Les acteurs du dialogue inter-libyen de ''Dakar 1'' optimistes

Dakar Sénégal (PANA) - Les chefs de file des partisans de ''Septembre 69'' et ''Février 2011'' qui participent au dialogue inter-libyen de Dakar, ont affiché leur ''farouche'' volonté de trouver une solution à la crise pour abréger les souffrances de leur peuple.

Dans des entretiens exclusifs accordés séparément à la PANA en marge du ''dialogue pour la paix et la réconciliation nationale'', Abdulhakim Belhaj, chef de file de ''Février 2011'', en référence à l'insurrection populaire de 2011, a affirmé son optimisme par rapport aux résultats de cette rencontre initiée par la Fondation Brazzaville et ouverte vendredi par le président Macky Sall qui a confié la direction des travaux au président de l'Assemblée nationale du Sénégal, Moustapha Niasse.

''Nous sommes venus à Dakar avec la ferme volonté de partir de la capitale sénégalaise avec des solutions qui nous mènent au bon port'', a dit M. Belhaj, affirmant: ''nous sommes armés d'une convention ferme afin que nos efforts soient couronnés de succès car nous voulons vivre dans la paix et la stabilité''.

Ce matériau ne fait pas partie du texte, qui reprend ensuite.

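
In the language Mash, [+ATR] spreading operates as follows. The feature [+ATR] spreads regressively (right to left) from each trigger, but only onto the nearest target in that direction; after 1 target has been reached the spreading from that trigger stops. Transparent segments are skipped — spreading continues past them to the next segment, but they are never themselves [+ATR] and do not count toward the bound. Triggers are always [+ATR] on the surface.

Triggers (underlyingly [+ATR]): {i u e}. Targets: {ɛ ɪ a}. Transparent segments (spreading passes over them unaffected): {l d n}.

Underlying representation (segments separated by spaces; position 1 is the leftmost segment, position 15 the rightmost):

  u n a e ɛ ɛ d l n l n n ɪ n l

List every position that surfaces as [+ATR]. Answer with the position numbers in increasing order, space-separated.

From /u/ at 1 leftward: word edge.
From /e/ at 4 leftward: 3 /a/ → [+ATR]; bound reached.
Targets with no active source: positions 5 6 13 stay [-ATR].

1 3 4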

A la question de savoir ce qui différencie la rencontre de Dakar des autres tenues dans d'autres pays comme la Tunisie ou le Maroc, Abdulhakim Belhaj a souligné que le ''dialogue'' de Dakar ''est direct entre acteurs et protagonistes et ne se tient pas sous le parapluie des installations de l'Etat où des organisations internationales''.

Pour lui, les protagonistes libyens doivent faire ''la part des choses entre la volonté de construire un État stable et nos différends'', soutenant que sur ce point, la convergence de vues est totale.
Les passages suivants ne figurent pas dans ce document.